Drums, hugs and tears of joy as refugee Olympians land back in Kenya
Exuberant welcome for South Sudanese track and field athletes who made history at Rio 2016 Games as competitors in first Refugee Olympic Team.
NAIROBI, Kenya – Five South Sudanese athletes who have spent the last few weeks making history as part of the first-ever Refugee Olympic Team returned to Kenya on Tuesday, where they were welcomed by friends, family and a troupe of Burundian drummers.
The homecoming party at Jomo Kenyatta International Airport in Nairobi appeared to surprise the five runners, who ran to hug their relatives, friends and staff from UNHCR, the UN Refugee Agency.
"It feels wonderful to see my family again, and to be able to celebrate with them about what we have just done," said Yiech Pur Biel, 21, who competed in the 800 metres.
"The whole experience was wonderful. Personally, the highlight was meeting champions – and competing with champions. But we have also shown the world refugees doing something very good, so that people know refugees for who we are,” he said.
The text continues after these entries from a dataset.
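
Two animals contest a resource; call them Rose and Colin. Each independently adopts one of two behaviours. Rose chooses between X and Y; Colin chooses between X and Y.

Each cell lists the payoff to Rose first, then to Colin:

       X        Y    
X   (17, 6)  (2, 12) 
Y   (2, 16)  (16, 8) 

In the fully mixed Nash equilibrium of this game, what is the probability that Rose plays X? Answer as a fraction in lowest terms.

4/7

Let x be the probability that Rose plays X. In a completely mixed equilibrium, Colin must be indifferent between X and Y.
Colin's expected payoff from X is 6x + 16(1−x); from Y it is 12x + 8(1−x).
Setting these equal: −10x + 16 = 4x + 8, so x = 4/7.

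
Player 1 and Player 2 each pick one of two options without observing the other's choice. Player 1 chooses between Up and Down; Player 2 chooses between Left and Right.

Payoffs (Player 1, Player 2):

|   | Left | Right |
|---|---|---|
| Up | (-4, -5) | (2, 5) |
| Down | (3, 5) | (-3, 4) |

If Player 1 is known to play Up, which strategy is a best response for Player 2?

Against Up, Player 2 earns -5 from Left and 5 from Right.
So Right is the best response.

Right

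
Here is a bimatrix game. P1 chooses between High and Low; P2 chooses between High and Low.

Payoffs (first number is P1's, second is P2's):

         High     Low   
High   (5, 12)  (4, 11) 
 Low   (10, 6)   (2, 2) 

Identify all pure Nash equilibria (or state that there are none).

(Low, High)

(High, High): P1 prefers Low (10 > 5) — not an equilibrium.
(High, Low): P2 prefers High (12 > 11) — not an equilibrium.
(Low, High): P1 gets 10 ≥ 5 from High, and P2 gets 6 ≥ 2 from Low — Nash equilibrium.
(Low, Low): P1 prefers High (4 > 2); P2 prefers High (6 > 2) — not an equilibrium.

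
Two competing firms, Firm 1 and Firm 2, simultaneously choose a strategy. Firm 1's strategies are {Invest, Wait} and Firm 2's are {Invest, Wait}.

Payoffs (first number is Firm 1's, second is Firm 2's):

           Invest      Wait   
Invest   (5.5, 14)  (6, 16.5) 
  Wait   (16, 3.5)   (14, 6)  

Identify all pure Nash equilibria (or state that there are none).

(Invest, Invest): Firm 1 prefers Wait (16 > 5.5); Firm 2 prefers Wait (16.5 > 14) — not an equilibrium.
(Invest, Wait): Firm 1 prefers Wait (14 > 6) — not an equilibrium.
(Wait, Invest): Firm 2 prefers Wait (6 > 3.5) — not an equilibrium.
(Wait, Wait): Firm 1 gets 14 ≥ 6 from Invest, and Firm 2 gets 6 ≥ 3.5 from Invest — Nash equilibrium.

(Wait, Wait)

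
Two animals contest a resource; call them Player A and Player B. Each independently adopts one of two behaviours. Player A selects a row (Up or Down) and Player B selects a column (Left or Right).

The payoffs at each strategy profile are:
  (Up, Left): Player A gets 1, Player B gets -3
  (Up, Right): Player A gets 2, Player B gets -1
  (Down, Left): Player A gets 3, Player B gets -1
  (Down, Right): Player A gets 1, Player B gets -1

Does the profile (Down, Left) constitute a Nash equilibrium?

Yes

At (Down, Left), Player A earns 3; switching to Up would give 1, so Player A has no profitable deviation.
Player B earns -1; switching to Right would give -1, so Player B has no profitable deviation.
Neither player can gain by a unilateral deviation, so this profile is a Nash equilibrium.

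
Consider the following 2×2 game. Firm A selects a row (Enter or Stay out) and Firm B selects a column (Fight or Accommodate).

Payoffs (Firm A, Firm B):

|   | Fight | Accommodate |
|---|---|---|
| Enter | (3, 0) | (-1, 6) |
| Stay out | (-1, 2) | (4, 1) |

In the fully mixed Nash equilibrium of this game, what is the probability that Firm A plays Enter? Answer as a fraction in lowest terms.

Let r be the probability that Firm A plays Enter. In a completely mixed equilibrium, Firm B must be indifferent between Fight and Accommodate.
Firm B's expected payoff from Fight is 2(1−r); from Accommodate it is 6r + (1−r).
Setting these equal: −2r + 2 = 5r + 1, so r = 1/7.

1/7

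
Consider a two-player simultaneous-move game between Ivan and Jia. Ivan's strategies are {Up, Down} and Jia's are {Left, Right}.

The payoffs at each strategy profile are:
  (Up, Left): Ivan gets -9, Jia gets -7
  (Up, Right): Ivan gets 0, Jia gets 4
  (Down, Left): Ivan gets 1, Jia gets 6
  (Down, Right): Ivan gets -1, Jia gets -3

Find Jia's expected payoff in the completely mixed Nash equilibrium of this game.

First find p, the probability Ivan plays Up, from Jia's indifference between Left and Right: −7p + 6(1−p) = 4p − 3(1−p), giving p = 9/20.
Since Jia is indifferent in equilibrium, Jia's expected payoff equals the payoff from either column against (9/20, 11/20). Using Left: −7(9/20) + 6(11/20) = 3/20.

3/20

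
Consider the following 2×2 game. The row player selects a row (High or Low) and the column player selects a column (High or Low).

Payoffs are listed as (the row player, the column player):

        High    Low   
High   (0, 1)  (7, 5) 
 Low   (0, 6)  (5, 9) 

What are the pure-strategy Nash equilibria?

(High, Low)

(High, High): the column player prefers Low (5 > 1) — not an equilibrium.
(High, Low): the row player gets 7 ≥ 5 from Low, and the column player gets 5 ≥ 1 from High — Nash equilibrium.
(Low, High): the column player prefers Low (9 > 6) — not an equilibrium.
(Low, Low): the row player prefers High (7 > 5) — not an equilibrium.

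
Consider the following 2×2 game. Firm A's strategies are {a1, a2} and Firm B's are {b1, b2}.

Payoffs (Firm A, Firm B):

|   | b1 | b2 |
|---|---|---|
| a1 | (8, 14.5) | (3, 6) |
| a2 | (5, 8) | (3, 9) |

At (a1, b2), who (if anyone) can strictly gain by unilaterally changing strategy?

Firm A at (a1, b2) earns 3; deviating to a2 yields 3 — not better.
Firm B earns 6; deviating to b1 yields 14.5 — a strict improvement.
Only Firm B has a strictly profitable deviation.

Firm B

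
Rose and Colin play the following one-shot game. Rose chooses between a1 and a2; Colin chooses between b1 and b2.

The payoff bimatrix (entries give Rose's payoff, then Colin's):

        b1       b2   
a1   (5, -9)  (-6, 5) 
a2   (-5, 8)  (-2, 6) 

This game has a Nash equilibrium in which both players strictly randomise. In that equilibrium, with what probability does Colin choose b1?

2/7

Let q be the probability that Colin plays b1. In a completely mixed equilibrium, Rose must be indifferent between a1 and a2.
Rose's expected payoff from a1 is 5q − 6(1−q); from a2 it is −5q − 2(1−q).
Setting these equal: 11q − 6 = −3q − 2, so q = 2/7.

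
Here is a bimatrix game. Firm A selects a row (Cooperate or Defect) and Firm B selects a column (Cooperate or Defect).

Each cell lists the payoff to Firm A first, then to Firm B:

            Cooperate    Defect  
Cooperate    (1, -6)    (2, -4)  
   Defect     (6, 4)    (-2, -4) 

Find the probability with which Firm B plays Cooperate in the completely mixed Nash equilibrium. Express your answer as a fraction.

4/9

Let y be the probability that Firm B plays Cooperate. In a completely mixed equilibrium, Firm A must be indifferent between Cooperate and Defect.
Firm A's expected payoff from Cooperate is y + 2(1−y); from Defect it is 6y − 2(1−y).
Setting these equal: −y + 2 = 8y − 2, so y = 4/9.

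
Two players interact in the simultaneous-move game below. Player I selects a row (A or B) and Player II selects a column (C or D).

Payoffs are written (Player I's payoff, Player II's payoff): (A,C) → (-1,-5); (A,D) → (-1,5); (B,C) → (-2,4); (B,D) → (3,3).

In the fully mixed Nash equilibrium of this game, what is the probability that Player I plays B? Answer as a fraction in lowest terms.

10/11

Let p be the probability that Player I plays A. In a completely mixed equilibrium, Player II must be indifferent between C and D.
Player II's expected payoff from C is −5p + 4(1−p); from D it is 5p + 3(1−p).
Setting these equal: −9p + 4 = 2p + 3, so p = 1/11.
Therefore Player I plays B with probability 1 − 1/11 = 10/11.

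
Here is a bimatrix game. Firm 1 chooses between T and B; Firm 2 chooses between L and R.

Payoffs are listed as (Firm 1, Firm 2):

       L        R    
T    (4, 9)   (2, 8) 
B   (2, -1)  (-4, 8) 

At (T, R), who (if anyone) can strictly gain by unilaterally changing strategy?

Firm 1 at (T, R) earns 2; deviating to B yields -4 — not better.
Firm 2 earns 8; deviating to L yields 9 — a strict improvement.
Only Firm 2 has a strictly profitable deviation.

Firm 2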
"Really, when you meet people from around the world, you see everyone is the same, even if we are in different situations."
Anjelina Nadai Lohalith, 21, who ran in the 1,500 metres, admitted to some nerves as she walked out in the Rio stadium for her opening event.
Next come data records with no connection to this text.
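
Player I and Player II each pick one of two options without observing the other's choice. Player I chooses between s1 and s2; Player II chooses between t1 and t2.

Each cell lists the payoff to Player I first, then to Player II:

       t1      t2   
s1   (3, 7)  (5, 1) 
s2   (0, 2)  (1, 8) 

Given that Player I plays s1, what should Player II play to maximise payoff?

t1

Against s1, Player II earns 7 from t1 and 1 from t2.
So t1 is the best response.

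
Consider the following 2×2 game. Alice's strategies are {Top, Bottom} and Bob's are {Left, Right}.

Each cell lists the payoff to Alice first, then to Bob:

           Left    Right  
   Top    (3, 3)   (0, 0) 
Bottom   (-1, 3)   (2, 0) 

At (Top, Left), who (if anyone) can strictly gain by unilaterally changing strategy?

Neither

Alice at (Top, Left) earns 3; deviating to Bottom yields -1 — not better.
Bob earns 3; deviating to Right yields 0 — not better.
Neither player can strictly improve; the profile is a Nash equilibrium.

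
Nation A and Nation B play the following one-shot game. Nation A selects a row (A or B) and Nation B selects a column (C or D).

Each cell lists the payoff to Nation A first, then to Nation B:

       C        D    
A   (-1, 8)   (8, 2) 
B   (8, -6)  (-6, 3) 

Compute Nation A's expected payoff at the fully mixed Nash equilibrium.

First find y, the probability Nation B plays C, from Nation A's indifference between A and B: −y + 8(1−y) = 8y − 6(1−y), giving y = 14/23.
Since Nation A is indifferent in equilibrium, Nation A's expected payoff equals the payoff from either row against (14/23, 9/23). Using A: −(14/23) + 8(9/23) = 58/23.

58/23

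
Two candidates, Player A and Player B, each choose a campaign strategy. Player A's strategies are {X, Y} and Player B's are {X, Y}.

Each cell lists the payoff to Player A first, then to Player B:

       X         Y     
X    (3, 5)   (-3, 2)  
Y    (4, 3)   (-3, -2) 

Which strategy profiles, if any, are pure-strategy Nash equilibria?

(X, X): Player A prefers Y (4 > 3) — not an equilibrium.
(X, Y): Player B prefers X (5 > 2) — not an equilibrium.
(Y, X): Player A gets 4 ≥ 3 from X, and Player B gets 3 ≥ -2 from Y — Nash equilibrium.
(Y, Y): Player B prefers X (3 > -2) — not an equilibrium.

(Y, X)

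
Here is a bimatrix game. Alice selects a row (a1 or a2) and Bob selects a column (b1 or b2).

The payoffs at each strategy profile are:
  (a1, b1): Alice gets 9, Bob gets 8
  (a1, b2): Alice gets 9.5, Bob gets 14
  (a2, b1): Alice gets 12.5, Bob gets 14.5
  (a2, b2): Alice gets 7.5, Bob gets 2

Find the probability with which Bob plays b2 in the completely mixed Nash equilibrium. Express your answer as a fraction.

Let q be the probability that Bob plays b1. In a completely mixed equilibrium, Alice must be indifferent between a1 and a2.
Alice's expected payoff from a1 is 9q + 9.5(1−q); from a2 it is 12.5q + 7.5(1−q).
Setting these equal: −0.5q + 9.5 = 5q + 7.5, so q = 4/11.
Therefore Bob plays b2 with probability 1 − 4/11 = 7/11.

7/11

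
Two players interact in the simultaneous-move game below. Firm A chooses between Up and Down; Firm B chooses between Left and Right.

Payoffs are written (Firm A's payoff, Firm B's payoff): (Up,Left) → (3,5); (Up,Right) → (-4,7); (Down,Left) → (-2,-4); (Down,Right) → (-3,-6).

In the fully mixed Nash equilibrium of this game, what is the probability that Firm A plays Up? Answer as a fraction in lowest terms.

Let r be the probability that Firm A plays Up. In a completely mixed equilibrium, Firm B must be indifferent between Left and Right.
Firm B's expected payoff from Left is 5r − 4(1−r); from Right it is 7r − 6(1−r).
Setting these equal: 9r − 4 = 13r − 6, so r = 1/2.

1/2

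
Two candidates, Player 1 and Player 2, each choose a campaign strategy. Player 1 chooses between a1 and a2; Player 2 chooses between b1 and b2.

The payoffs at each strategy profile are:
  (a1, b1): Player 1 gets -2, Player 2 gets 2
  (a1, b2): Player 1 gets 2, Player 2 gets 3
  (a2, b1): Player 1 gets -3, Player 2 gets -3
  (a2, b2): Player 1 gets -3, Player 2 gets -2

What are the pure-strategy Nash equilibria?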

"When I lined up the first time for the start of the race, I was a bit frightened," she said with a smile. "But everyone was so friendly, they were so encouraging. Meeting people from around the world was the best thing about Rio for me."
"Meeting people from around the world was the best thing about Rio for me."
Lohalith fled South Sudan more than 15 years ago, and has not seen her family since. She says now that she's back in Kenya, the Rio experience has made her realize that she can achieve any objective she puts her mind to.
"Now I am focused only on finding a way to see my family again," she said.
The five athletes, who were among 10 young men and women from four countries who competed together as the Refugee Olympic Team, will return to their training camp in a town north of Nairobi, where they are looked after by Tegla Loroupe, the Kenyan former Olympian. All said they wanted to continue training and competing.
"Training hard and working hard can take you far," said Rose Nathike Lokonyen, 23, who ran the 800 metres in Rio. Beside her, Lohalith smiled, and added: "This was only the beginning."